The Daylight Between Liberals and Leftists

The difference between liberals and leftists is a matter of emphasis. One way to look at it is to say that liberals are concerned about means, while leftists are concerned about ends. Liberals are typically interested in process and structures. They care, to some extent, about checks and balances and fundamental ideas of fairness. Although they typically trust government as a whole and believe it is a force for good, they may distrust various parts of government, and will work to ensure there is oversight to provide that everyone is being treated fairly. They even, although less so than was once the case, have some good feelings for natural rights, especially those found in the Bill of Rights (with the exception of the Second Amendment, in recent years).

The problem for liberals is that it obviously violates the due process guarantees of the Fifth Amendment.

Leftists, on the other hand, care only about results. These are the central planners. They may give lip service to civil rights, but only when it helps their own efforts of the moment, or when it is necessary to placate liberals in their own coalition. What they really want is equality, as determined and administered by the state, which they would control. They speak in the language of rights, but shift the meaning to serve their own purposes. A typical formulation is “What good is the right to [X] if we don’t provide [someone else’s] money to buy [a product somewhat related to X].” They would like the right to be enforced, but what they really want is the money.

There is usually no daylight between liberals and leftists. They both talk of the same rights, trends, and groups, and vote the same way in Congress. The rare issue to divide them is one, like Obama’s proposal, that aims to accomplish a leftist end by illiberal means. The plan is perfectly satisfying to the leftists, taking away a right they find strange and abhorrent. The problem for liberals is not that it violates the Second Amendment (they have long given up on that section of the Bill of Rights,) nor that it goes after guns at all (they find civilian gun culture as alien as leftists do), but that it seeks to do these things by means that obviously violate the due process guarantees of the Fifth Amendment.

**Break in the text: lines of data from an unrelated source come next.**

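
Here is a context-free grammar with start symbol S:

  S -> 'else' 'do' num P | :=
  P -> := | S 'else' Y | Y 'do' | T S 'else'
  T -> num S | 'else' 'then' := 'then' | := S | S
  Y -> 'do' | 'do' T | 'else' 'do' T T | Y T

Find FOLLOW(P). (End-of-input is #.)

{ #, 'do', 'else', :=, num }

In S -> 'else' 'do' num P: P is at the end, add FOLLOW(S) = { #, 'do', 'else', :=, num }.
Union: FOLLOW(P) = { #, 'do', 'else', :=, num }.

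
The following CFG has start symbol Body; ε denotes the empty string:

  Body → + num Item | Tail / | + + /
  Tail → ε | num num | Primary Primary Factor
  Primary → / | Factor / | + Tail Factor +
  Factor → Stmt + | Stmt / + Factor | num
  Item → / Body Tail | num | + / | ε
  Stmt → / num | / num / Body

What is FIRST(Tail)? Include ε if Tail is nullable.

{ +, /, num, ε }

Tail → ε contributes ε.
Tail → num num contributes {num}.
From Tail → Primary Primary Factor: add FIRST(Primary) = { +, /, num }.
Union: FIRST(Tail) = { +, /, num, ε }.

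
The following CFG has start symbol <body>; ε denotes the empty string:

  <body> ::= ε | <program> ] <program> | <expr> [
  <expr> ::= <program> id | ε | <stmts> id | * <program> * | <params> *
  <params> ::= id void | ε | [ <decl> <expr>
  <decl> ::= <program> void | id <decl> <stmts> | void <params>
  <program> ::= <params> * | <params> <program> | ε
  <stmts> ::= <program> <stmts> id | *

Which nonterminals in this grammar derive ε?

Directly nullable (have an ε-production): <body>, <expr>, <params>, <program>.
No other nonterminal has a production whose RHS symbols are all nullable.

{ <body>, <expr>, <params>, <program> }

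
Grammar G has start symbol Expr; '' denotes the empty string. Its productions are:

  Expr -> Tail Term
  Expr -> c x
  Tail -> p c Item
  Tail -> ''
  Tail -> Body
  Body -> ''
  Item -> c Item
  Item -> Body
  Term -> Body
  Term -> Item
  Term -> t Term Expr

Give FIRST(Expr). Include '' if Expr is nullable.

{ c, p, t, '' }

From Expr -> Tail Term: Tail, Term nullable, take FIRST(Tail) ∪ FIRST(Term) = { c, p, t }; also '' since the whole RHS is nullable.
Expr -> c x contributes {c}.
Union: FIRST(Expr) = { c, p, t, '' }.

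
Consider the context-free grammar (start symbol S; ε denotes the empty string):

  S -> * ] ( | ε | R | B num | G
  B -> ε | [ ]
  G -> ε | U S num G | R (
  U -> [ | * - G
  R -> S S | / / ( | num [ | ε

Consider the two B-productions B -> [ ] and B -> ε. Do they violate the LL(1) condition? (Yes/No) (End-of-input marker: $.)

No

FIRST([ ]) = { [ } and FIRST(ε) = { ε }.
The second is nullable but FOLLOW(B) = { num } is disjoint from FIRST of the first.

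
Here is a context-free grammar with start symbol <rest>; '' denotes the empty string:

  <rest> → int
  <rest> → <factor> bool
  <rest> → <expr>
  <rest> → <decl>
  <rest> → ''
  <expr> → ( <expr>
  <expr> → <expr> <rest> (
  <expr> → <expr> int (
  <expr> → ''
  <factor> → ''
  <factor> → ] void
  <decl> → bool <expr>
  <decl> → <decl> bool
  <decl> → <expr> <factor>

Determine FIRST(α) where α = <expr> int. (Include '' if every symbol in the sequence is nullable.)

{ (, ], bool, int }

Add FIRST(<expr>)\{''} = { (, ], bool, int }; <expr> is nullable, continue.
int is a terminal; add {int} and stop.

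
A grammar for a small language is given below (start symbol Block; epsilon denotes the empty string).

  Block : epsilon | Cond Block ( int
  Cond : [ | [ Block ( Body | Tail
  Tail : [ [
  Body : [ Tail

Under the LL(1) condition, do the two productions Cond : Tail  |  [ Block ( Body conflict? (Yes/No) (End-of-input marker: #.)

FIRST(Tail) = { [ } and FIRST([ Block ( Body) = { [ }.
Both contain [, so the two alternatives are not disjoint — LL(1) conflict.

Yes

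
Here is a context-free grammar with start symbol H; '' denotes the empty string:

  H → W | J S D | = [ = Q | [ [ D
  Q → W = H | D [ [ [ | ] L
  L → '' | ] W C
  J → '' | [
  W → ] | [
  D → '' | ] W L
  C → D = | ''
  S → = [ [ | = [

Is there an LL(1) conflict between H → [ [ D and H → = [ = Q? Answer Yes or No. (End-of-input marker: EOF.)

FIRST([ [ D) = { [ } and FIRST(= [ = Q) = { = }.
The FIRST sets are disjoint and neither alternative is nullable — no conflict.

No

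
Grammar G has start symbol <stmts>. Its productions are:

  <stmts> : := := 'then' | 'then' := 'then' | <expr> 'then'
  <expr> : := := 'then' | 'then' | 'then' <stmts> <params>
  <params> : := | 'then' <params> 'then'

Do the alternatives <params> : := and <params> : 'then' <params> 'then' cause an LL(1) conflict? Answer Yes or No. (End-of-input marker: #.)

No

FIRST(:=) = { := } and FIRST('then' <params> 'then') = { 'then' }.
The FIRST sets are disjoint and neither alternative is nullable — no conflict.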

If You’re Depriving Rights, Do It Properly

To their credit, the American Civil Liberties Union (ACLU), that flagship of liberal activism, has expressed misgivings about using the terror watch list to restrict the right to purchase a gun, saying in a press release that “the standards for inclusion on the No Fly List are unconstitutionally vague, and innocent people are blacklisted without a fair process to correct government error.” They are happy to restrict gun rights, and they still maintain the administration’s fiction that the no-fly list, rather than the much larger watch list, is the basis for the power grab. But the ACLU and its liberal members cannot stomach the idea of depriving someone of his rights by the flawed and arbitrary process by which the watch list is created.

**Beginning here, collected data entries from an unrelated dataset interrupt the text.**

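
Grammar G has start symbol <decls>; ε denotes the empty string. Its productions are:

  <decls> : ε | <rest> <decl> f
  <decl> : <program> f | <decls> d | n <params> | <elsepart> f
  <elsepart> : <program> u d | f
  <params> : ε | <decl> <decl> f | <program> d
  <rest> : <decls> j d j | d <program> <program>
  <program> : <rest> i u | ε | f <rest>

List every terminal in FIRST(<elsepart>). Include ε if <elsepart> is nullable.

From <elsepart> : <program> u d: <program> nullable, take FIRST(<program>) ∪ {u} = { d, f, j, u }.
<elsepart> : f contributes {f}.
Union: FIRST(<elsepart>) = { d, f, j, u }.

{ d, f, j, u }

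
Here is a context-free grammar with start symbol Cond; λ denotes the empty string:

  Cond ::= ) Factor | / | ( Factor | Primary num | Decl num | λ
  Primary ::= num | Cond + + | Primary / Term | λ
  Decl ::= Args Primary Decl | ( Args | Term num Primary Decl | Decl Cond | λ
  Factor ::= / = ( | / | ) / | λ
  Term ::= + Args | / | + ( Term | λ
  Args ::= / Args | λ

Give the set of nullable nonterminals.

Directly nullable (have an λ-production): Cond, Primary, Decl, Factor, Term, Args.

{ Args, Cond, Decl, Factor, Primary, Term }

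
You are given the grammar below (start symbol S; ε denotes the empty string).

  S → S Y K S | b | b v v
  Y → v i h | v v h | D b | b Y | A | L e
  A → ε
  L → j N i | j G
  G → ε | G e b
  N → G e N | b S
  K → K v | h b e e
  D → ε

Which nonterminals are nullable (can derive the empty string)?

{ A, D, G, Y }

Directly nullable (have an ε-production): A, G, D.
Y → A with every symbol nullable, so Y is nullable.
No other nonterminal has a production whose RHS symbols are all nullable.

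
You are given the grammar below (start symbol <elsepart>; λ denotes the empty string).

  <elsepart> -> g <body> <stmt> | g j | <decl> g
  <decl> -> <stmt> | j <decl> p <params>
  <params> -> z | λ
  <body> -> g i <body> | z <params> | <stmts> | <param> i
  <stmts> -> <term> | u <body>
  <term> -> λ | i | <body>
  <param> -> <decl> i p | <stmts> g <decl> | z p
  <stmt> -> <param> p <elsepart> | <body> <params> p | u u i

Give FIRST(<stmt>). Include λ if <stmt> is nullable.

From <stmt> -> <param> p <elsepart>: add FIRST(<param>) = { g, i, j, p, u, z }.
From <stmt> -> <body> <params> p: <body>, <params> nullable, take FIRST(<body>) ∪ FIRST(<params>) ∪ {p} = { g, i, j, p, u, z }.
<stmt> -> u u i contributes {u}.
Union: FIRST(<stmt>) = { g, i, j, p, u, z }.

{ g, i, j, p, u, z }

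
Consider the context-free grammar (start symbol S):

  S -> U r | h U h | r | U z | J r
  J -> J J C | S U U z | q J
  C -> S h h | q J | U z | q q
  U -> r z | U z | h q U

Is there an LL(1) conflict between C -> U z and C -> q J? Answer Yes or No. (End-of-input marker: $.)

No

FIRST(U z) = { h, r } and FIRST(q J) = { q }.
The FIRST sets are disjoint and neither alternative is nullable — no conflict.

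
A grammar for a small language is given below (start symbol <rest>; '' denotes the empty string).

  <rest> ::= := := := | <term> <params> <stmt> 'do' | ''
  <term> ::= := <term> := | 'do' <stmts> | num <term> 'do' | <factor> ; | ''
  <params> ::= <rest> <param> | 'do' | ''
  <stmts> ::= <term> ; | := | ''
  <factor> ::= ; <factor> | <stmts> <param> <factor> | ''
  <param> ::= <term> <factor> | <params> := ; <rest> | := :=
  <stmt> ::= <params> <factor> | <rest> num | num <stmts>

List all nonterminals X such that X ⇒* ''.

{ <factor>, <param>, <params>, <rest>, <stmt>, <stmts>, <term> }

Directly nullable (have an ''-production): <rest>, <term>, <params>, <stmts>, <factor>.
<stmt> ::= <params> <factor> with every symbol nullable, so <stmt> is nullable.
<param> ::= <term> <factor> with every symbol nullable, so <param> is nullable.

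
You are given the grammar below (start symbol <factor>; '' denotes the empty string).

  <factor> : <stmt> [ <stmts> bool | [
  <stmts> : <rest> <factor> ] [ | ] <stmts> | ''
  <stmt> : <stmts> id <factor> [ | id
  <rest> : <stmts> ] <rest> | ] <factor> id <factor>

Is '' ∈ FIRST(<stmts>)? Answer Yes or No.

<stmts> has an ''-production, so <stmts> ⇒ ''.

Yes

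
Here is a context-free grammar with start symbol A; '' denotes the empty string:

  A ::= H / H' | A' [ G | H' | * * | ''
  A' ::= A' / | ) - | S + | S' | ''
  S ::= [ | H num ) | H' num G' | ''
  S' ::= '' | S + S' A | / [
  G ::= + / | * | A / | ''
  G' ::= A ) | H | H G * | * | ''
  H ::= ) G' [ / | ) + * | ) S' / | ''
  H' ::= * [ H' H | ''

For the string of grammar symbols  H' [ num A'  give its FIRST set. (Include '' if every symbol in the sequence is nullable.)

Add FIRST(H')\{''} = { * }; H' is nullable, continue.
[ is a terminal; add {[} and stop.

{ *, [ }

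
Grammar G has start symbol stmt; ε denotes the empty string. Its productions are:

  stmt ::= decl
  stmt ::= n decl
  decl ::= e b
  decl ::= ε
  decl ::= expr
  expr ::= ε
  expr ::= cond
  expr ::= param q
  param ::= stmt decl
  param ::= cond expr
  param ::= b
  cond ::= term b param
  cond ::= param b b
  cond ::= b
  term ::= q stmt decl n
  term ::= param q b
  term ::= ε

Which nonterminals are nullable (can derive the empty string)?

Directly nullable (have an ε-production): decl, expr, term.
param ::= stmt decl with every symbol nullable, so param is nullable.
stmt ::= decl with every symbol nullable, so stmt is nullable.
No other nonterminal has a production whose RHS symbols are all nullable.

{ decl, expr, param, stmt, term }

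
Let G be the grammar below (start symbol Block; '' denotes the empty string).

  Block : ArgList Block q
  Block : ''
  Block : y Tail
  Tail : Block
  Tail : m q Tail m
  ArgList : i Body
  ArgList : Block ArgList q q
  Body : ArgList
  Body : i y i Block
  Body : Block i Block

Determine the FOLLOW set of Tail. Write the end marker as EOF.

{ EOF, i, m, q, y }

In Block : y Tail: Tail is at the end, add FOLLOW(Block) = { EOF, i, m, q, y }.
In Tail : m q Tail m: add FIRST(m) = { m }.
Union: FOLLOW(Tail) = { EOF, i, m, q, y }.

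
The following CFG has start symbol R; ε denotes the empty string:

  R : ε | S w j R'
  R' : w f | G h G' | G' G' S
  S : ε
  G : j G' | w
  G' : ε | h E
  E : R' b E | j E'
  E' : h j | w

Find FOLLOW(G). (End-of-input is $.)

{ h }

In R' : G h G': add FIRST(h G') = { h }.
Union: FOLLOW(G) = { h }.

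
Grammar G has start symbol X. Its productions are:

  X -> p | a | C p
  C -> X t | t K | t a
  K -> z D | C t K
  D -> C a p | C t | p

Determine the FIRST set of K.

{ a, p, t, z }

K -> z D contributes {z}.
From K -> C t K: add FIRST(C) = { a, p, t }.
Union: FIRST(K) = { a, p, t, z }.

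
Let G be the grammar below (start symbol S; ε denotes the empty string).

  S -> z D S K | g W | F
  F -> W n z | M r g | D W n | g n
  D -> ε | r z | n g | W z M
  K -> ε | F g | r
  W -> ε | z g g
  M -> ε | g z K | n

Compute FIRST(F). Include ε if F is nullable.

From F -> W n z: W nullable, take FIRST(W) ∪ {n} = { n, z }.
From F -> M r g: M nullable, take FIRST(M) ∪ {r} = { g, n, r }.
From F -> D W n: D, W nullable, take FIRST(D) ∪ FIRST(W) ∪ {n} = { n, r, z }.
F -> g n contributes {g}.
Union: FIRST(F) = { g, n, r, z }.

{ g, n, r, z }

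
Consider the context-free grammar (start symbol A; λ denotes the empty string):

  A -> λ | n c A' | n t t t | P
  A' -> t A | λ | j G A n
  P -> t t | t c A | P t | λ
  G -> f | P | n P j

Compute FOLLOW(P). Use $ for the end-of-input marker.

{ $, j, n, t }

In A -> P: P is at the end, add FOLLOW(A) = { $, j, n, t }.
In P -> P t: add FIRST(t) = { t }.
In G -> P: P is at the end, add FOLLOW(G) = { n, t }.
In G -> n P j: add FIRST(j) = { j }.
Union: FOLLOW(P) = { $, j, n, t }.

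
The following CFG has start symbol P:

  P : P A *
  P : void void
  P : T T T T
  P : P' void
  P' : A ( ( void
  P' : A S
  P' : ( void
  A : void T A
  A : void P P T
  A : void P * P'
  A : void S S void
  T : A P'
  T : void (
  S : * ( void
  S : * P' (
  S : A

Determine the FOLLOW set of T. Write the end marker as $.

{ $, (, *, void }

In P : T T T T: add FIRST(T T T) = { void }.
In P : T T T T: add FIRST(T T) = { void }.
In P : T T T T: add FIRST(T) = { void }.
In P : T T T T: T is at the end, add FOLLOW(P) = { $, (, *, void }.
In A : void T A: add FIRST(A) = { void }.
In A : void P P T: T is at the end, add FOLLOW(A) = { $, (, *, void }.
Union: FOLLOW(T) = { $, (, *, void }.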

The ACLU and its liberal members cannot stomach the idea of depriving someone of his rights by the flawed and arbitrary process by which the watch list is created.

This presents a problem for the president and an opportunity for Republicans. Obama has accidentally triangulated himself, but most Democrats in Congress and their allies in the media have joined him in choosing the leftist faction in their party’s divide. Unfortunately, the remaining liberals are few, and mostly without power. Only one Democratic senator, Heidi Heitkamp of North Dakota, joined Republicans in voting down the proposal in the Senate.

All of the opposition has been on the Right, especially among the Republican Party’s libertarian wing. But, as small as the liberals’ numbers apparently are in the corridors of Congress, they are larger out there in the country. By embracing the rights at issue here—the Fifth Amendment, as well as the Second—Republicans have a chance to peel away liberal voters, if only a few, and show the country that their professed admiration for the Constitution and the rule of law is not merely fodder for fundraising letters. The leftists have dropped the mask and shown the world their illiberal face. We on the Right should make the most of it.